The final June results warn that earlier signs that German manufacturing might be on the turn could prove overly optimistic. Weak demand clearly remains a major issue (note an orders update is due Thursday) and without a more solid recovery here, prospects for output must remain poor. Today's update puts the German RPI at minus 32 and the RPI-P at minus 39, both readings indicating that overall economic activity is still running well short of market forecasts.

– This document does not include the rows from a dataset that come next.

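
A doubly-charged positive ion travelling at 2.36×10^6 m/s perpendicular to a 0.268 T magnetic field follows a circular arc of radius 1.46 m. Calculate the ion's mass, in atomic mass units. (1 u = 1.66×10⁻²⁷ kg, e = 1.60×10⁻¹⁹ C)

qvB = mv²/r ⇒ m = qBr/v.
m = (2×1.60×10^-19)(0.268)(1.46) / (2.36×10^6) = 5.31×10^-26 kg = 32.0 u.

m ≈ 32.0 u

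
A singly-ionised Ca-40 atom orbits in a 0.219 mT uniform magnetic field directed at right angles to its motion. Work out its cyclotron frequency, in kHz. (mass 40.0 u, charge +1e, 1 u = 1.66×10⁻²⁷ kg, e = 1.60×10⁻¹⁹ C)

f ≈ 0.0840 kHz

f = qB/(2πm) = (1×1.60×10^-19)(2.19×10^-4) / [2π(6.64×10^-26)] = 84.0 Hz.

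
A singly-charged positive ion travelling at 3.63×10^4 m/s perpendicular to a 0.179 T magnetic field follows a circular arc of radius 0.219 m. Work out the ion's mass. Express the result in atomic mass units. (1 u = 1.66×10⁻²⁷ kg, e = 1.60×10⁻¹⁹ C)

qvB = mv²/r ⇒ m = qBr/v.
m = (1×1.60×10^-19)(0.179)(0.219) / (3.63×10^4) = 1.73×10^-25 kg = 104 u.

m ≈ 104 u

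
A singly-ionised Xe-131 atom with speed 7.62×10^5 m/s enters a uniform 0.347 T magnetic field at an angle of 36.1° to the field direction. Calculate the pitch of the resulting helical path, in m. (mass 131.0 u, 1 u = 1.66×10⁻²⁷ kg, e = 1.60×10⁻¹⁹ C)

The velocity component along B is v∥ = v cos36.1° = 6.16×10^5 m/s.
The cyclotron period T = 2πm/(qB) = 2.46×10^-5 s is set by m, q, B alone.
Pitch = v∥·T = (6.16×10^5)(2.46×10^-5) = 15.2 m.

pitch ≈ 15.2 m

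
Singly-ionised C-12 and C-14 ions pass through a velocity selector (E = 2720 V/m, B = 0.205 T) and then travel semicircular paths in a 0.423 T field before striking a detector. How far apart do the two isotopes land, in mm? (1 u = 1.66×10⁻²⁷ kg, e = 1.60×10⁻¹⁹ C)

Both emerge at v = E/B₁ = 1.33×10^4 m/s.
r = mv/(qB₂), so r₁ = 3.905×10^-3 m and r₂ = 4.556×10^-3 m, giving Δr = 6.51×10^-4 m.
After a semicircle each ion lands a diameter 2r from the entry slit, so the separation is 2Δr = 1.30×10^-3 m.

Δd ≈ 1.30 mm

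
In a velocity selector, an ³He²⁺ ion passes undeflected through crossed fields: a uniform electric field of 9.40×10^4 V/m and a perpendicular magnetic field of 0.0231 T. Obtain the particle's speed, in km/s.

v ≈ 4070 km/s

For zero net force, qE = qvB, so v = E/B.
v = (9.40×10^4) / (0.0231) = 4.07×10^6 m/s.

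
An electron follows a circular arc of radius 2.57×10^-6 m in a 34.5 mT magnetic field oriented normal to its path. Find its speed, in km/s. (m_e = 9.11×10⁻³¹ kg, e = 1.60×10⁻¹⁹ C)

v ≈ 15.6 km/s

From qvB = mv²/r, v = qBr/m.
v = (1×1.60×10^-19)(0.0345)(2.57×10^-6) / (9.11×10^-31) = 1.56×10^4 m/s.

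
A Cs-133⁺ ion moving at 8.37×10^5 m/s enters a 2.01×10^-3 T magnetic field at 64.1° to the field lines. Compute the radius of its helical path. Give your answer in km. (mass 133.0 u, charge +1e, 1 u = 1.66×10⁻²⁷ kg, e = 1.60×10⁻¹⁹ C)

Only the perpendicular component v⊥ = v sin64.1° = 7.53×10^5 m/s is bent by the field.
r = m v⊥ /(qB) = (2.21×10^-25)(7.53×10^5) / [(1×1.60×10^-19)(2.01×10^-3)] = 517 m.

r ≈ 0.517 km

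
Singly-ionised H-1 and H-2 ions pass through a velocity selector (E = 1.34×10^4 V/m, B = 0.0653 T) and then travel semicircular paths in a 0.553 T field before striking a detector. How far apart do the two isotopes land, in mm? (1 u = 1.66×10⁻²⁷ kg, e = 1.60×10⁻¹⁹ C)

Δd ≈ 7.70 mm

Both emerge at v = E/B₁ = 2.05×10^5 m/s.
r = mv/(qB₂), so r₁ = 3.85×10^-3 m and r₂ = 7.70×10^-3 m, giving Δr = 3.85×10^-3 m.
After a semicircle each ion lands a diameter 2r from the entry slit, so the separation is 2Δr = 7.70×10^-3 m.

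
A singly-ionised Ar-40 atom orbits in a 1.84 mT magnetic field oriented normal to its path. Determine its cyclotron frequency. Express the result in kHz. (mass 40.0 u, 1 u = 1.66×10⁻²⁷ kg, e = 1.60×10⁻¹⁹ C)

f = qB/(2πm) = (1×1.60×10^-19)(1.84×10^-3) / [2π(6.64×10^-26)] = 706 Hz.

f ≈ 0.706 kHz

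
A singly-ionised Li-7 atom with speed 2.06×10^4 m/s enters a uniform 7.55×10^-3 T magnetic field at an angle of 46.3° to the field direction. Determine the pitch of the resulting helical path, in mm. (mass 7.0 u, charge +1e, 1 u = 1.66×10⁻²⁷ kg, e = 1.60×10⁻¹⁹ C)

The velocity component along B is v∥ = v cos46.3° = 1.42×10^4 m/s.
The cyclotron period T = 2πm/(qB) = 6.04×10^-5 s is set by m, q, B alone.
Pitch = v∥·T = (1.42×10^4)(6.04×10^-5) = 0.860 m.

pitch ≈ 860 mm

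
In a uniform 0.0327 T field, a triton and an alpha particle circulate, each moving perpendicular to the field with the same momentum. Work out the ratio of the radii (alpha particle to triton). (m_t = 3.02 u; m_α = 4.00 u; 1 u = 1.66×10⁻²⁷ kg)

r = p/(qB) ⇒ at equal p, r ∝ 1/q.
r_{alpha particle}/r_{triton} = 0.500.

ratio ≈ 0.500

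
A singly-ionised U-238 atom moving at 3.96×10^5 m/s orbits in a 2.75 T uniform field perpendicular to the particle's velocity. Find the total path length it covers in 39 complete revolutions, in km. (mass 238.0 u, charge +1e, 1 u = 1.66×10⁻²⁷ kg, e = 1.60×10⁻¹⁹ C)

r = mv/(qB) = 0.356 m, so one revolution covers 2πr = 2.23 m.
In 39 revolutions: L = 39·2πr = 87.1 m.

L ≈ 0.0871 km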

Market Consensus Before Announcement

No revision is expected to the flash data.

Definition

The Manufacturing Purchasing Managers' Index (PMI) provides an estimate of manufacturing business activity for the preceding month by using information obtained from a representative sector survey incorporating around 500 companies. Results are synthesised into a single index which can range between zero and 100. A reading above (below) 50 signals rising (falling) activity versus the previous month and the closer to 100 (zero) the faster is activity growing (contracting). The data are released by S&P Global.

Description

Investors need to keep their fingers on the pulse of the economy because it dictates how various types of investments will perform. By tracking economic data such as the ISM manufacturing index in the U.S. and the Markit PMIs elsewhere, investors will know what the economic backdrop is for the various markets. The stock market likes to see healthy economic growth because that translates to higher corporate profits. The bond market prefers less rapid growth and is extremely sensitive to whether the economy is growing too quickly and causing potential inflationary pressures.

The S&P Global PMI manufacturing data give a detailed look at the manufacturing sector, how busy it is and where things are headed. Since the manufacturing sector is a major source of cyclical variability in the economy, this report has a big influence on the markets. And its sub-indexes provide a picture of orders, output, employment and prices.